Nessa altura, ligaram-nos vários jornalistas franceses. Talvez algum deles tenha dito à redação do Libération para pôr os olhos na Monocle, que faz jornalismo de qualidade e tem cafés e lojas. Mas será que todos os media podem fazê-lo? Claro que não. Consigo perceber porque é que os jornalistas se revoltaram, mas é possível ter um modelo comercial que funcione. A National Geographic é um bom exemplo. Tem um canal de televisão, livrarias, contratos milionários de licenciamento... E continuamos a gostar da revista, com boa pesquisa, fotos fantásticas e faro explorador.

Como é que lidam com o poder de ditarem tendências?
Não o vejo dessa maneira, se calhar devia... Mas não nos sentimos numa posição de poder. Temos uma maneira muito humilde de lidar com a questão. Não o vejo como uma responsabilidade. Simplesmente somos rigorosos e se dizemos alguma coisa é porque acreditamos nisso e se acreditamos é porque vimos, estivemos lá. Essa experiência dá-nos autoridade para falarmos dos temas. Ao contrário de outras revistas, não nos baseamos em pesquisas online, vamos lá, testemunhamos. Isso dá-nos a confiança necessária para escrevermos os artigos.

A Monocle está atenta à lusofonia. O potencial do Brasil é o que mais vos entusiasma?
O Brasil é interessante, mas tem muitos problemas estruturais.
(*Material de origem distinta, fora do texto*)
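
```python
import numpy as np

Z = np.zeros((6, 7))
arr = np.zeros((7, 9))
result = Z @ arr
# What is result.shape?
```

(6, 9)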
Estão a entrar numa fase de ouro que vai durar os próximos dois anos, mas há muitos problemas sociais. As pessoas acreditavam que iam melhorar, mas ficaram na mesma - o que levanta muitos pontos de interrogação.

Qual é o poder da etiqueta 'Made in Portugal'?
Algumas pessoas sabem que o País tem uma longa tradição em ofícios como a cerâmica e os têxteis, nada disto apareceu da noite para o dia. E se comprarmos um produto fabricado em Portugal, sabemos que quem o fez vai receber uma pensão. Já não podemos dizer o mesmo na China... Além disso, o "Made in Portugal" está associado ao espírito criativo da cultura latina. O grande desafio é fazer emergir uma marca portuguesa.

Portugal precisa de "se vender" melhor lá fora?

Portugal é mal compreendido no estrangeiro. Alguns conhecem o País por causa do vinho, outros pela comida ou por ser um destino barato de férias, mas também há quem o conheça porque tem umas botas excelentes, de uma marca francesa, mas fabricadas aqui. Cada qual tem a sua visão do País. Este não é o momento certo para Portugal fazer uma campanha de publicidade milionária, mas acho que contar as histórias certas pode ajudar. É isso que temos mostrado na revista, de forma absolutamente honesta. Às vezes, precisamos que as pessoas de fora nos digam o que fazemos bem.